A decisão de sair de seu país por uma questão de sobrevivência é sempre difícil, e quando se é forçado a deixar tudo para trás, as incertezas e os desafios se tornam ainda maiores. Muitos venezuelanos estão tendo que tomar essa difícil decisão e percorrer longas jornadas até chegar a países vizinhos, como o Brasil.
Entre 2017 e 2019, mais de 540 mil venezuelanos entraram no país, sendo que mais de 129 mil deles solicitaram o reconhecimento da condição de refugiado – cerca de 21 mil pedidos foram acatados recentemente pelo governo brasileiro, e mais de 123 mil venezuelanos solicitaram residência temporária.
A principal porta de entrada no Brasil é a cidade de Pacaraima (RR). Em média, cerca de 500 venezuelanos cruzam a fronteira todos os dias, e alguns acabam ficando na cidade pela proximidade com o país de origem.
Apesar do abrigamento oferecido pela Operação Acolhida às pessoas mais vulneráveis, muitas acabam permanecendo nas ruas.
Os casal de brasileiros Gideão Ferreira de Vasconcelos e Sandra Santos de Vasconcelos abriu as portas da Comunidade Batista de Pacaraima para acolher famílias venezuelanas.
“Já oferecíamos alimentação para algumas famílias que viviam nas ruas, mas, após alguns conflitos entre a população local e a comunidade venezuelana, decidimos abrir as portas da igreja e abrigar o máximo de pessoas possível”, diz Sandra ao contar sobre como o projeto começou, ainda em 2018.
No início, o casal pastoral conseguiu abrigar cerca de 60 pessoas. Atualmente, a ação, que foi iniciada como medida emergencial, consolidou-se em projeto regular e hoje acolhe mais de 100 pessoas, entre adultos e crianças.

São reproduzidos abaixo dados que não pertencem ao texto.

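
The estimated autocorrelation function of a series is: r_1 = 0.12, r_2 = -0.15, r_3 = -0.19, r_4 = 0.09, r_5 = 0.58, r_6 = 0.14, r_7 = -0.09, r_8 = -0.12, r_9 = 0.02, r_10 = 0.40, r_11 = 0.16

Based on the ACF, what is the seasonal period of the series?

5

The largest autocorrelation is r_5 = 0.58, with a weaker echo at lag 10 (0.40); the remaining lags stay at or below 0.16.
The dominant spike at lag 5 indicates a seasonal period of 5.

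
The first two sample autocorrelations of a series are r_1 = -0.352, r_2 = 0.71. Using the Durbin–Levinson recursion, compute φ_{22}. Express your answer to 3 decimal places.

φ_{22} = (r_2 − r_1²) / (1 − r_1²)
r_1² = (-0.352)² = 0.123904
Numerator = 0.71 − 0.1239 = 0.5861; denominator = 1 − 0.1239 = 0.8761
φ_{22} = 0.5861 / 0.8761 = 0.669

0.669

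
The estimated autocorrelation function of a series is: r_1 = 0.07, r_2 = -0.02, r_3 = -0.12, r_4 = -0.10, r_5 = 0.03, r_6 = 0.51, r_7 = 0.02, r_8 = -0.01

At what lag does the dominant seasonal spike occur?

6

The largest autocorrelation is r_6 = 0.51; the remaining lags stay at or below 0.07.
The dominant spike at lag 6 indicates a seasonal period of 6.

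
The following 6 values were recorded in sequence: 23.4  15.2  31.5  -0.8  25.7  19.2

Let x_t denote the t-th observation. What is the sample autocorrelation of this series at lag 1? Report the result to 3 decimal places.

-0.706

Mean x̄ = (23.4 + 15.2 + 31.5 − 0.8 + 25.7 + 19.2)/6 = 19.0333
Deviations from mean: 4.3667, -3.8333, 12.4667, -19.8333, 6.6667, 0.1667
Σ(x_t−x̄)(x_{t+1}−x̄) = (-16.7389) + (-47.7889) + (-247.2556) + (-132.2222) + (1.1111) = -442.8944
Denominator Σ(x_t−x̄)² = 627.0133
r_1 = -442.8944 / 627.0133 = -0.706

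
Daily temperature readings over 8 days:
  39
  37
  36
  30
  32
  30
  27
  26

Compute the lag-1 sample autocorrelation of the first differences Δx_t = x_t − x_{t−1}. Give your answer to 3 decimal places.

First differences Δx: -2, -1, -6, 2, -2, -3, -1
Mean of differences = -1.8571
Numerator Σ(Δx_t−Δx̄)(Δx_{t+1}−Δx̄) = -21.0204
Denominator Σ(Δx_t−Δx̄)² = 34.8571
r_1(Δx) = -21.0204 / 34.8571 = -0.603

-0.603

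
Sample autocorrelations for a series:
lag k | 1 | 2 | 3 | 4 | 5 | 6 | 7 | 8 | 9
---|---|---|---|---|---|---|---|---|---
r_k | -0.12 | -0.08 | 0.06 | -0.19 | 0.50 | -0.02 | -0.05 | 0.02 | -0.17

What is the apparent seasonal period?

The largest autocorrelation is r_5 = 0.50; the remaining lags stay at or below 0.06.
The dominant spike at lag 5 indicates a seasonal period of 5.

5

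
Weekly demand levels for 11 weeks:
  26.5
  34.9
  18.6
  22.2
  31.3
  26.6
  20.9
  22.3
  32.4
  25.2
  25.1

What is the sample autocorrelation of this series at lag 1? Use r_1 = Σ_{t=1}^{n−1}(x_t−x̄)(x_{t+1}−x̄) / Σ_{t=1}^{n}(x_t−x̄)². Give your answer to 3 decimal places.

-0.241

Mean x̄ = (26.5 + 34.9 + 18.6 + 22.2 + 31.3 + 26.6 + 20.9 + 22.3 + 32.4 + 25.2 + 25.1)/11 = 26.0000
Numerator Σ_{t=1}^{10}(x_t−x̄)(x_{t+1}−x̄) = -62.5200
Denominator Σ(x_t−x̄)² = 259.2200
r_1 = -62.5200 / 259.2200 = -0.241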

No espaço da comunidade, são servidas diariamente três refeições. Além disso, são oferecidas aulas de português para adultos e crianças, aconselhamento familiar e aulas de reforço para crianças e adolescentes em idade escolar.
O pastor Gideão e Sandra procuram também apoiar algumas iniciativas individuais dos acolhidos para produzir e vender comidas tradicionais da Venezuela e gerar sua própria renda.

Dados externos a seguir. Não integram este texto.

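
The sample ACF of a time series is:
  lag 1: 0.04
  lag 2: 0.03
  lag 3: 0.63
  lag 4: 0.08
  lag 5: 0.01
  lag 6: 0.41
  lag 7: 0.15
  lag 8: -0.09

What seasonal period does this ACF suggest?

The largest autocorrelation is r_3 = 0.63, with a weaker echo at lag 6 (0.41); the remaining lags stay at or below 0.15.
The dominant spike at lag 3 indicates a seasonal period of 3.

3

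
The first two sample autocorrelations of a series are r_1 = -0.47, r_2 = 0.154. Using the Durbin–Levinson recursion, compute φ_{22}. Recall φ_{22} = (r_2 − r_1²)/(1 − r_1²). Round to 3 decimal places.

-0.086

φ_{22} = (r_2 − r_1²) / (1 − r_1²)
r_1² = (-0.47)² = 0.2209
Numerator = 0.154 − 0.2209 = -0.0669; denominator = 1 − 0.2209 = 0.7791
φ_{22} = -0.0669 / 0.7791 = -0.086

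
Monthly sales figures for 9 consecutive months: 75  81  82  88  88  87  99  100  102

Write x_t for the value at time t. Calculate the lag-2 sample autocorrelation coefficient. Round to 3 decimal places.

0.302

Mean x̄ = (75 + 81 + 82 + 88 + 88 + 87 + 99 + 100 + 102)/9 = 89.1111
Numerator Σ_{t=1}^{7}(x_t−x̄)(x_{t+2}−x̄) = 213.0864
Denominator Σ(x_t−x̄)² = 704.8889
r_2 = 213.0864 / 704.8889 = 0.302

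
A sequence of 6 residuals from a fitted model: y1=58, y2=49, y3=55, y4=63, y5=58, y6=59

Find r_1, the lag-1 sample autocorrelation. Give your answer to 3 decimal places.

0.036

Mean ȳ = (58 + 49 + 55 + 63 + 58 + 59)/6 = 57.0000
Deviations from mean: 1.0000, -8.0000, -2.0000, 6.0000, 1.0000, 2.0000
Numerator Σ_{t=1}^{5}(y_t−ȳ)(y_{t+1}−ȳ) = 4.0000
Denominator Σ(y_t−ȳ)² = 110.0000
r_1 = 4.0000 / 110.0000 = 0.036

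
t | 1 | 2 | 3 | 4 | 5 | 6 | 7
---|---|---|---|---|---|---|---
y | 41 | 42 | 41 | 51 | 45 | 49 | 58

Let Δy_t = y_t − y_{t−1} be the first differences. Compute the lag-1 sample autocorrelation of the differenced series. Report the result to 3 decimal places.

First differences Δy: 1, -1, 10, -6, 4, 9
Mean of differences = 2.8333
Numerator Σ(Δy_t−Δȳ)(Δy_{t+1}−Δȳ) = -86.8611
Denominator Σ(Δy_t−Δȳ)² = 186.8333
r_1(Δy) = -86.8611 / 186.8333 = -0.465

-0.465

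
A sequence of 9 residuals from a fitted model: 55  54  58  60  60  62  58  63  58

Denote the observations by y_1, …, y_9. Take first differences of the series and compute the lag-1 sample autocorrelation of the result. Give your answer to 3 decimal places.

-0.584

First differences Δy: -1, 4, 2, 0, 2, -4, 5, -5
Mean of differences = 0.3750
Numerator Σ(Δy_t−Δȳ)(Δy_{t+1}−Δȳ) = -52.5156
Denominator Σ(Δy_t−Δȳ)² = 89.8750
r_1(Δy) = -52.5156 / 89.8750 = -0.584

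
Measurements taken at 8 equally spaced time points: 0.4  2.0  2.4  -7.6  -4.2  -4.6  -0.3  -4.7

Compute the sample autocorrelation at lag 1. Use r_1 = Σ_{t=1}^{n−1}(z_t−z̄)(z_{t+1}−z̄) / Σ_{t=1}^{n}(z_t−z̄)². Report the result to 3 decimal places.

Mean z̄ = (0.4 + 2.0 + 2.4 − 7.6 − 4.2 − 4.6 − 0.3 − 4.7)/8 = -2.0750
Σ(z_t−z̄)(z_{t+1}−z̄) = (10.0856) + (18.2356) + (-24.7244) + (11.7406) + (5.3656) + (-4.4819) + (-4.6594) = 11.5619
Denominator Σ(z_t−z̄)² = 94.2150
r_1 = 11.5619 / 94.2150 = 0.123

0.123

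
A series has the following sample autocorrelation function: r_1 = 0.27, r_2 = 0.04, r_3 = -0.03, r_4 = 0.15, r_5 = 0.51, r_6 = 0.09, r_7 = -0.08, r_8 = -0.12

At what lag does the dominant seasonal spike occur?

5

The largest autocorrelation is r_5 = 0.51; the remaining lags stay at or below 0.27. The elevated value at lag 1 (0.27), dropping to 0.04 at lag 2, reflects decaying short-term dependence rather than seasonality.
The dominant spike at lag 5 indicates a seasonal period of 5.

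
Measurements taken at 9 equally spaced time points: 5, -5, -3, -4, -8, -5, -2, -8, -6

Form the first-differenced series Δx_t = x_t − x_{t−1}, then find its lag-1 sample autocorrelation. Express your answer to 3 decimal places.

-0.348

First differences Δx: -10, 2, -1, -4, 3, 3, -6, 2
Mean of differences = -1.3750
Numerator Σ(Δx_t−Δx̄)(Δx_{t+1}−Δx̄) = -57.0156
Denominator Σ(Δx_t−Δx̄)² = 163.8750
r_1(Δx) = -57.0156 / 163.8750 = -0.348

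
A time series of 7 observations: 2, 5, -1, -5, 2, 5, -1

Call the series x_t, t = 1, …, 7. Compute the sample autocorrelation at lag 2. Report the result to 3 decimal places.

Mean x̄ = (2 + 5 − 1 − 5 + 2 + 5 − 1)/7 = 1.0000
Deviations from mean: 1.0000, 4.0000, -2.0000, -6.0000, 1.0000, 4.0000, -2.0000
Σ(x_t−x̄)(x_{t+2}−x̄) = (-2.0000) + (-24.0000) + (-2.0000) + (-24.0000) + (-2.0000) = -54.0000
Denominator Σ(x_t−x̄)² = 78.0000
r_2 = -54.0000 / 78.0000 = -0.692

-0.692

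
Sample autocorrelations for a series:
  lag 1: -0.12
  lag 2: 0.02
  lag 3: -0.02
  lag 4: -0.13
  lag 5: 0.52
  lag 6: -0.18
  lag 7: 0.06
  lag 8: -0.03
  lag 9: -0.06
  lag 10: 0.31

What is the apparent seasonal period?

5

The largest autocorrelation is r_5 = 0.52, with a weaker echo at lag 10 (0.31); the remaining lags stay at or below 0.06.
The dominant spike at lag 5 indicates a seasonal period of 5.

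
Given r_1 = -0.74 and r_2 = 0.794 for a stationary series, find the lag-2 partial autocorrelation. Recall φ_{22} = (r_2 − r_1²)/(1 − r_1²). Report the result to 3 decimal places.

φ_{22} = (r_2 − r_1²) / (1 − r_1²)
r_1² = (-0.74)² = 0.5476
Numerator = 0.794 − 0.5476 = 0.2464; denominator = 1 − 0.5476 = 0.4524
φ_{22} = 0.2464 / 0.4524 = 0.545

0.545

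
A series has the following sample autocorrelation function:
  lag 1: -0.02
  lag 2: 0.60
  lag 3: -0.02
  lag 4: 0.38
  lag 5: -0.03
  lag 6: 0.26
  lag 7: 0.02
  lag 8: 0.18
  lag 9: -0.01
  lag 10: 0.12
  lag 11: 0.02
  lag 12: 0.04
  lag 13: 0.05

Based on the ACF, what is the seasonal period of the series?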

“Muitos deles chegam bem desnutridos, às vezes sozinhos, outras vezes com toda a família. Por isso, a primeira coisa que fazemos é cuidar da alimentação de cada um”, explica Sandra.
Com a crescente demanda de refeições, o pastor Gideão procurou a Agência da ONU para Refugiados (ACNUR), para obter desde um fogão a diversos outros utensílios de cozinha para o projeto.
O venezuelano José, de 50 anos, foi um dos primeiros a ser abrigado pela igreja. Ele chegou a Pacaraima em julho de 2018 e ficou mais de um mês na rua até ser atendido. “Tive que deixar minha esposa e dois filhos e percorrer 16 horas de ônibus de Maturin até chegar aqui.”
“Estava bem fraco e desnutrido, mas hoje estou forte e ajudo no que o pastor e a Sandra precisarem”, afirma José, que é um dos líderes do grupo de 16 voluntários venezuelanos que ajudam o casal a cuidar do projeto.
Sandra, que também trabalha com a recepção de crianças e adolescentes que chegam à cidade, lembra que o projeto orienta as famílias a participarem da estratégia de interiorização, iniciativa do governo federal apoiada por agências da ONU e organizações da sociedade civil para a relocação voluntária de refugiados e migrantes para outros estados brasileiros.
“Já ajudamos mais de 1 mil venezuelanos a serem interiorizados para outros estados. Isso é importante para que possamos continuar recebendo os que chegam aqui em Pacaraima”, afirma Sandra.
Para o chefe do escritório do ACNUR em Pacaraima, Rafael Levy, além das pessoas em trânsito pela fronteira, um dos maiores desafios a se enfrentar é apoiar pessoas em situação de rua que decidiram permanecer na cidade.
“O trabalho em rede é fundamental e a Igreja Batista de Pacaraima é o nosso principal parceiro nesse sentido. Com o seu trabalho e sua rede de igrejas, eles apoiam as pessoas a reconstruírem suas vidas e a se integrarem no Brasil”, pontua Levy.
Este importante projeto só foi possível graças ao apoio da União Europeia que, desde 2018, investe no fortalecimento da resposta aos venezuelanos na região Norte do Brasil com projetos que promovem a proteção de populações em maior situação de vulnerabilidade e a convivência pacífica com a comunidade local.
Em 2019, a Operação Acolhida também começou a colaborar com essa atividade oferecendo marmitas diárias e possibilitando a extensão e continuidade dessa ação e oferecendo melhores condições para centenas de pessoas que chegam da Venezuela.